Quality commentators- a rare breed

November 22, 2013

Will TV commentators ever bother to learn the Laws of Rugby and give accurate information to the public?

Will TV commentators ever broadcast a game without revealing all too clearly which team they support?

Their influence is enormous, with the masses of viewers believing the commentators are experts on the game and on the Laws and accepting as gospel their pronouncements on the Laws and the accuracy or otherwise of referees’ decisions. Their bias favouring one team carries great influence with the public too.

In the modern game, players have taken the standards of previous eras to new highs in conditioning and analysis and strategy and skill – with the advantage of being full-time professionals as opposed to the old eras’ amateur players, and the multiple benefits from advancement in sports science.

So too the quality of coaching, the onus on the head coach to get selections right, and – to keep one’s job – the essential skill of strong but sensitive man-management.

The top referees are professional too, and while there is a need to keep evolving the Laws and to investigate whether two referees would make for more accuracy in decision-making than one (a subject for separate discussion), the assessment and review and appointments of referees benefit from the modern era of professionalism.

The TV filming of games, the technology, and the technical expertise of cameramen and production teams – other than in countries where filming rugby matches is not a regular, often practised exercise – have all improved too.

What hasn’t improved – with the rare exception of a few isolated individuals – is the information and balance provided by TV commentators.

During Super Rugby and then the Rugby Championship we yet again suffered through New Zealand commentators seeing games through NZ eyes, Australian commentators favouring the Aussie teams, and South African commentators being biased towards the SA teams. And any illusion that in November we’d be offered better knowledge of the Laws and less biased commentary by northern hemisphere commentators, has been quickly dispelled. In the north as in the south, a balanced view is sadly lacking; it is clearly ‘our team’ vs the visitors.

Common practice, yes – but that doesn’t make it acceptable.

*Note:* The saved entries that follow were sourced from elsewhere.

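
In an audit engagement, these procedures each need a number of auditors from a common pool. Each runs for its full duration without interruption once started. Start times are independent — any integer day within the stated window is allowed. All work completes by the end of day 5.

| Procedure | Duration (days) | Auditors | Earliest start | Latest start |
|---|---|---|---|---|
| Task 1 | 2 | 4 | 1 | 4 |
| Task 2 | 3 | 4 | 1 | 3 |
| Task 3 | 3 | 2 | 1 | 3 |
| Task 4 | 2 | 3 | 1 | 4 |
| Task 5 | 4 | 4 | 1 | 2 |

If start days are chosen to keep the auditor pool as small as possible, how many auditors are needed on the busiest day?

11

Early-start (Task 1@1, Task 2@1, Task 3@1, Task 4@1, Task 5@1) gives peak 17: d1:17  d2:17  d3:10  d4:4  d5:0.
Shift Task 2→3, Task 4→4.
Schedule Task 1@1, Task 2@3, Task 3@1, Task 4@4, Task 5@1: d1:10  d2:10  d3:10  d4:11  d5:7 — peak 11.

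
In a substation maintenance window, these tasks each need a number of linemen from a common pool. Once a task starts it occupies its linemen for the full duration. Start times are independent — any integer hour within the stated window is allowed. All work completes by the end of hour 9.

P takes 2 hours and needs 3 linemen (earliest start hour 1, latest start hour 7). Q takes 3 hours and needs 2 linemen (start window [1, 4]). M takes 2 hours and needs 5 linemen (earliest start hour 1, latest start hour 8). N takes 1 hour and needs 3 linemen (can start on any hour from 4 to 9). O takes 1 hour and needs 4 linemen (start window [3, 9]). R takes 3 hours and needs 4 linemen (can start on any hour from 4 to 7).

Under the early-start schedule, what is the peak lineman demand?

10

Early-start schedule: P@1, Q@1, M@1, N@4, O@3, R@4.
Load per hour: hour 1: 10, hour 2: 10, hour 3: 6, hour 4: 7, hour 5: 4, hour 6: 4, hour 7: 0, hour 8: 0, hour 9: 0.
Peak is 10.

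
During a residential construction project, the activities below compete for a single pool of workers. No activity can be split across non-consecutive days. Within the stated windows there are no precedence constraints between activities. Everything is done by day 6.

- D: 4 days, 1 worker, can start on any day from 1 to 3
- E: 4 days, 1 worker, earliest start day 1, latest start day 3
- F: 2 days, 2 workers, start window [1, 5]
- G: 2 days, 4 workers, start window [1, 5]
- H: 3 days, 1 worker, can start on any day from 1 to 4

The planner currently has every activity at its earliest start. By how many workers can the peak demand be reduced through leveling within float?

Early-start peak: d1:9  d2:9  d3:3  d4:2  d5:0  d6:0 ⇒ 9.
Leveled (D@1, E@1, F@1, G@5, H@1): d1:5  d2:5  d3:3  d4:2  d5:4  d6:4 ⇒ 5.
Reduction 9 − 5 = 4.

4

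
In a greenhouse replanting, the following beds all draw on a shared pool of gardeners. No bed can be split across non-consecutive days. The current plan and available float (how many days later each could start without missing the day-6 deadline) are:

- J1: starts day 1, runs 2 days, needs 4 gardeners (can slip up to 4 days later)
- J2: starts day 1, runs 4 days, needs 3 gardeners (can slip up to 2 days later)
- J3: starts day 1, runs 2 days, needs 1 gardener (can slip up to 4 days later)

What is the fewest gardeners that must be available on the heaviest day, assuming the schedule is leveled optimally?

Early-start (J1@1, J2@1, J3@1) gives peak 8: d1:8  d2:8  d3:3  d4:3  d5:0  d6:0.
Shift J2→3, J3→3.
Schedule J1@1, J2@3, J3@3: d1:4  d2:4  d3:4  d4:4  d5:3  d6:3 — peak 4.
Total gardener-days = 22 over 6 days ⇒ peak ≥ ⌈22/6⌉ = 4, so 4 is optimal.

4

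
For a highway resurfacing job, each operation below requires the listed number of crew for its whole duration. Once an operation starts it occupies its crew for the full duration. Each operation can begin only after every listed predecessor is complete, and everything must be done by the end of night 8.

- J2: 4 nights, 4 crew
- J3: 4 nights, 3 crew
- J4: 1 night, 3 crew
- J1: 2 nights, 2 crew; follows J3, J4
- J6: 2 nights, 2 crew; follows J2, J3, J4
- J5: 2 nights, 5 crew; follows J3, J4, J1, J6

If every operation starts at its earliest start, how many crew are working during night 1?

At early start, night 1 has: J2, J3, J4.
Demand: 4 + 3 + 3 = 10.

10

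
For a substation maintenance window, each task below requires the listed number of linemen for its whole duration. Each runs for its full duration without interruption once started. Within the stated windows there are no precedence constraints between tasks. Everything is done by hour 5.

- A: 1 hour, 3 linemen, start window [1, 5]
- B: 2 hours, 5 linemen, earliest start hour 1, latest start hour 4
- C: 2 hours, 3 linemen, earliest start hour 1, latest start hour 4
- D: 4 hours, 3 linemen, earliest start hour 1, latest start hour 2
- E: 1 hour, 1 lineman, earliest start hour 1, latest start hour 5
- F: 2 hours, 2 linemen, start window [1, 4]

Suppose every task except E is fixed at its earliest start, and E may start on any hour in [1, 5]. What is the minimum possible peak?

16

E@1: h1:17  h2:13  h3:3  h4:3  h5:0 → peak 17
E@2: h1:16  h2:14  h3:3  h4:3  h5:0 → peak 16
E@3: h1:16  h2:13  h3:4  h4:3  h5:0 → peak 16
E@4: h1:16  h2:13  h3:3  h4:4  h5:0 → peak 16
E@5: h1:16  h2:13  h3:3  h4:3  h5:1 → peak 16
Best is E@2, peak 16.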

What they certainly could do as a start, is to study the Laws of the game, and study the IRB’s rulings on specific issues raised by member nations, and to be au fait with instructions and guidelines to match officials.

There is an old saying in rugby that referees get criticised more when they are right than when they are wrong, and all too often commentators are guilty of that. It is not unusual for them to miss errors on the Law while criticizing referees when they are blowing accurately.

Let’s be constructive and give commentators 10 specific suggestions with which to start:

 

(1) Get the terminology right. In rugby we have Laws not Rules. This is not insignificant or pedantic; you are educating the public. We have penalties and free kicks; there is no such thing as a ‘short-arm penalty’.

(2) Stop talking about ‘control’ when you are discussing whether a try has been scored. The Laws make no mention of ‘control’ and do not require ‘control’. It is more accurate to talk in terms of the Laws.

(3) Stop talking about ‘downward pressure’ when you are discussing whether a try has been scored. Please note that Law 22.1 (a) states: “No downward pressure is required.” It is more accurate to talk in terms of the Laws.

(4) Stop talking about a ‘double movement’ when you are discussing whether a try has been scored. The Laws make no mention of ‘double movement’. It is more accurate to talk in terms of the Laws.

 

(5) Study the Laws as regards touch and touch-in-goal and especially the relevance of the plane of the touchline, the grounding of the ball by a defending player when the ball is bouncing towards the goal line or dead ball line, and the Law on whether a five-metre scrum or 22 or scrum back where the player kicked the ball, should be ordered. Learn the significance of the ball being inside or outside the plane of the touchline, and the decisive position of where the player trying to keep the ball in play by jumping near the touchline to keep it alive, lands after playing the ball. It’s not straight-forward, and commentators seldom get it right – or they opt out of comment because they don’t know the relevant Laws.

(6) Study the TMO protocols. The detail can vary from competition to competition and you need to be meticulous in providing viewers with accurate information on the role the TMO is allowed to play.

(7) Ensure that you give correct information on when a scrum should be awarded to the team whose player caught the ball directly from an opponent’s kick (except from a kick-off or drop-out). It’s only when a maul is formed – immediately – and the maul remains stationary, stops moving forward for longer than five seconds, or if the ball becomes unplayable. Just a maul, not a tackle, not a ruck, not when the catcher continues to play before the maul is formed.

 

(8) Know the correct mark for a penalty to be awarded, especially when the correct mark may not be closer to the touchline than 15m or when the referee is required to offer an option.

(9) A penalty try is awarded when the defending team’s foul play prevents a try which PROBABLY would otherwise have been scored. Not possibly. Not definitely. Probably.

(10) How often do referees get criticised when they award a penalty try and then give a yellow card to the defender whose foul play prevented the probable try? Commentators moan about a ‘double punishment’ for the offending team. Please note that the Laws require the referee to issue that yellow card to the penalty try offender. The Law says MUST.

The endeavour of TV commentators should be to provide balanced, not biased, commentary and to be accurate, not uninformed, on the Laws.